The statistics for bicycling are less complete, but such as they are they suggest that the rate per mile is about ten times as high compared to driving. To keep calculations simple let's just call it 10 fatalities per 100,000,000 miles.
Call me chicken, but this is alarming. Applying the statistics directly to my own situation, I ride upwards of 5,000 miles per year, giving me odds of 1:20,000 of dying this year while biking. Over a 20-year career that's a one-in-a-thousand chance of getting killed. Compare this to other risky activities:
- Skydiving (per jump): 1:100,000
- Killed by lightning (lifetime): 1:100,000
- Plane crash (per trip): 1:1,000,000
The EPA, when assessing the risk of pollution levels, typically sets one in a million as unacceptably high. I'm comfortable with a one-in-a million risk; one in a thousand, not so much.

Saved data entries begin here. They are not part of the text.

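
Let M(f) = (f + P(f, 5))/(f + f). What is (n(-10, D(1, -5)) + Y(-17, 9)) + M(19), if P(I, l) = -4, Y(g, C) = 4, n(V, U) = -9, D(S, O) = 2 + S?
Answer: -175/38 ≈ -4.6053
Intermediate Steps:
M(f) = (-4 + f)/(2*f) (M(f) = (f - 4)/(f + f) = (-4 + f)/((2*f)) = (-4 + f)*(1/(2*f)) = (-4 + f)/(2*f))
(n(-10, D(1, -5)) + Y(-17, 9)) + M(19) = (-9 + 4) + (1/2)*(-4 + 19)/19 = -5 + (1/2)*(1/19)*15 = -5 + 15/38 = -175/38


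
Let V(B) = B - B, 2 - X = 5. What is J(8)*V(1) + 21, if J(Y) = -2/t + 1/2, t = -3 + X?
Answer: 21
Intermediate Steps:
X = -3 (X = 2 - 1*5 = 2 - 5 = -3)
t = -6 (t = -3 - 3 = -6)
J(Y) = 5/6 (J(Y) = -2/(-6) + 1/2 = -2*(-1/6) + 1*(1/2) = 1/3 + 1/2 = 5/6)
V(B) = 0
J(8)*V(1) + 21 = (5/6)*0 + 21 = 0 + 21 = 21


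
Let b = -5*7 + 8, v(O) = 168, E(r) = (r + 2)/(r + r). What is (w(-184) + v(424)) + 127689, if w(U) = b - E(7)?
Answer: 1789611/14 ≈ 1.2783e+5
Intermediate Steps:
E(r) = (2 + r)/(2*r) (E(r) = (2 + r)/((2*r)) = (2 + r)*(1/(2*r)) = (2 + r)/(2*r))
b = -27 (b = -35 + 8 = -27)
w(U) = -387/14 (w(U) = -27 - (2 + 7)/(2*7) = -27 - 9/(2*7) = -27 - 1*9/14 = -27 - 9/14 = -387/14)
(w(-184) + v(424)) + 127689 = (-387/14 + 168) + 127689 = 1965/14 + 127689 = 1789611/14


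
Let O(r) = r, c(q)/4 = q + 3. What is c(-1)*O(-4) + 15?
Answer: -17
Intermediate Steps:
c(q) = 12 + 4*q (c(q) = 4*(q + 3) = 4*(3 + q) = 12 + 4*q)
c(-1)*O(-4) + 15 = (12 + 4*(-1))*(-4) + 15 = (12 - 4)*(-4) + 15 = 8*(-4) + 15 = -32 + 15 = -17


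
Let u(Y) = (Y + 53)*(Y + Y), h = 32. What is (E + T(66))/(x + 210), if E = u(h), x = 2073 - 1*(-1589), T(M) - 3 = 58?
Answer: 5501/3872 ≈ 1.4207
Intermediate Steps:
T(M) = 61 (T(M) = 3 + 58 = 61)
x = 3662 (x = 2073 + 1589 = 3662)
u(Y) = 2*Y*(53 + Y) (u(Y) = (53 + Y)*(2*Y) = 2*Y*(53 + Y))
E = 5440 (E = 2*32*(53 + 32) = 2*32*85 = 5440)
(E + T(66))/(x + 210) = (5440 + 61)/(3662 + 210) = 5501/3872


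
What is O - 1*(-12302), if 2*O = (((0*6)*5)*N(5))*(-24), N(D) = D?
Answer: 12302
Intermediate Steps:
O = 0 (O = ((((0*6)*5)*5)*(-24))/2 = (((0*5)*5)*(-24))/2 = ((0*5)*(-24))/2 = (0*(-24))/2 = (1/2)*0 = 0)
O - 1*(-12302) = 0 - 1*(-12302) = 0 + 12302 = 12302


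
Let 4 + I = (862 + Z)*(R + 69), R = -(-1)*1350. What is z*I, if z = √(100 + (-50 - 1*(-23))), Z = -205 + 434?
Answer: 1548125*√73 ≈ 1.3227e+7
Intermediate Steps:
Z = 229
R = 1350 (R = -1*(-1350) = 1350)
I = 1548125 (I = -4 + (862 + 229)*(1350 + 69) = -4 + 1091*1419 = -4 + 1548129 = 1548125)
z = √73 (z = √(100 + (-50 + 23)) = √(100 - 27) = √73 ≈ 8.5440)
z*I = √73*1548125 = 1548125*√73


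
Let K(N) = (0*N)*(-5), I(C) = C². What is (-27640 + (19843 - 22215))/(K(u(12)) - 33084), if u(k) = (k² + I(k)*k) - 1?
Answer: 2501/2757 ≈ 0.90715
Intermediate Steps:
u(k) = -1 + k² + k³ (u(k) = (k² + k²*k) - 1 = (k² + k³) - 1 = -1 + k² + k³)
K(N) = 0 (K(N) = 0*(-5) = 0)
(-27640 + (19843 - 22215))/(K(u(12)) - 33084) = (-27640 + (19843 - 22215))/(0 - 33084) = (-27640 - 2372)/(-33084) = -30012*(-1/33084) = 2501/2757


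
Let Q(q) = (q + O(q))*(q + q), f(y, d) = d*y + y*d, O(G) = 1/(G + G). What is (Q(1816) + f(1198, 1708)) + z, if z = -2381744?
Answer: 8306337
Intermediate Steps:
O(G) = 1/(2*G)
f(y, d) = 2*d*y (f(y, d) = d*y + d*y = 2*d*y)
Q(q) = 2*q*(q + 1/(2*q)) (Q(q) = (q + 1/(2*q))*(q + q) = (q + 1/(2*q))*(2*q) = 2*q*(q + 1/(2*q)))
(Q(1816) + f(1198, 1708)) + z = ((1 + 2*1816²) + 2*1708*1198) - 2381744 = ((1 + 2*3297856) + 4092368) - 2381744 = ((1 + 6595712) + 4092368) - 2381744 = (6595713 + 4092368) - 2381744 = 10688081 - 2381744 = 8306337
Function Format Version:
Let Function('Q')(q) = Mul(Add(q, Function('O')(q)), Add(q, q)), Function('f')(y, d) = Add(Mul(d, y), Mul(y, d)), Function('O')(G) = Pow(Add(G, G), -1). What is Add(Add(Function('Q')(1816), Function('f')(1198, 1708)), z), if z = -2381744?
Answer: 8306337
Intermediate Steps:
Function('O')(G) = Mul(Rational(1, 2), Pow(G, -1)) (Function('O')(G) = Pow(Mul(2, G), -1) = Mul(Rational(1, 2), Pow(G, -1)))
Function('f')(y, d) = Mul(2, d, y) (Function('f')(y, d) = Add(Mul(d, y), Mul(d, y)) = Mul(2, d, y))
Function('Q')(q) = Mul(2, q, Add(q, Mul(Rational(1, 2), Pow(q, -1)))) (Function('Q')(q) = Mul(Add(q, Mul(Rational(1, 2), Pow(q, -1))), Add(q, q)) = Mul(Add(q, Mul(Rational(1, 2), Pow(q, -1))), Mul(2, q)) = Mul(2, q, Add(q, Mul(Rational(1, 2), Pow(q, -1)))))
Add(Add(Function('Q')(1816), Function('f')(1198, 1708)), z) = Add(Add(Add(1, Mul(2, Pow(1816, 2))), Mul(2, 1708, 1198)), -2381744) = Add(Add(Add(1, Mul(2, 3297856)), 4092368), -2381744) = Add(Add(Add(1, 6595712), 4092368), -2381744) = Add(Add(6595713, 4092368), -2381744) = Add(10688081, -2381744) = 8306337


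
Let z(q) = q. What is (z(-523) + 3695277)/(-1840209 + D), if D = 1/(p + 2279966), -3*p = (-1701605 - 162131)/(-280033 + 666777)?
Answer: -610856305754993837/304243062341044500 ≈ -2.0078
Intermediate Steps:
p = 232967/145029 (p = -(-1701605 - 162131)/(3*(-280033 + 666777)) = -(-1863736)/(3*386744) = -1/3*(-232967/48343) = 232967/145029 ≈ 1.6063)
D = 145029/330661421981 (D = 1/(232967/145029 + 2279966) = 1/(330661421981/145029) = 145029/330661421981 ≈ 4.3860e-7)
(z(-523) + 3695277)/(-1840209 + D) = (-523 + 3695277)/(-1840209 + 145029/330661421981) = 3694754/(-608486124682089000/330661421981) = 3694754*(-330661421981/608486124682089000) = -610856305754993837/304243062341044500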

So how can I go about mitigating this risk? Quite a lot, I believe. What I see on the road convinces me that there is a lot of opportunity for bicyclists to improve their own chance for survival. To be honest, I'm astonished at the foolhardiness of many bikers. Here is just a small sample of behavior I've seen:
- Crossing a busy intersection without checking whether car traffic is aware of you. I actually saw someone get hit crossing 65th this way, and I've seen several close calls on Stone Way. How hard is it to look left and right?
- This one's similar: going straight through an intersection without looking for oncoming left-turners, or right-turners coming up behind you. At least one recent fatality in Seattle was caused by this situation. It's not much comfort to claim that the car was at fault.
- Riding on unsuitable roads, such as Aurora Avenue North (which also happened to be the location of the above-mentioned fatality).
- Riding at night in dark clothing with no lights. As a car driver with aging eyesight, I can assure you this renders you practically invisible.
I maintain that simply by taking common-sense precautions, the risk of accident can be dropped substantially. Statistics back this up. For example, one blogger has assembled data showing that young, inexperienced cyclists incur accidents at greater than ten times the rate of experienced cyclists.
But even experienced cyclists take risks that I myself avoid, so I believe in my case the risk is lower still. I know I've annoyed many a bicyclist with my cautious riding on the Burke-Gilman trail. Because of poor visibility I slow nearly to a stop at 70th and 65th to make sure no one's coming; I won't cross in front of a car until I make eye contact with the driver and have been given a clear signal to cross, particularly at high-traffic crossings like Blakely.
Recently I've been looking for the best route between Fremont and the Interbay Golf Course on Magnolia. My first attempt took me over an unacceptably steep hill. On my second attempt I tried a route that crossed the Ballard bridge, taking me within a few blocks of my destination, only to find that the pedestrian walkway on the other side didn't continue along 15th NW. My only options were to follow the safe route away from my destination, or to ride on the street. One look at the street convinced me to bail. I ended up taking a 15-minute detour just to avoid the traffic. Finally on my third try I found a suitable route that was pleasant, direct, and safe.
I have the added advantage that nearly 90% of my commute trip is along the Burke-Gilman trail, away from auto traffic entirely except for the street crossings. Cautious riding, experience, and a favorable route combine to reduce my personal risk to perhaps as low as 1:100,000 lifetime, I estimate.
That's still not one in a million, but it's almost certainly lower than the risk I would incur driving to work instead. Yet one more reason to ride!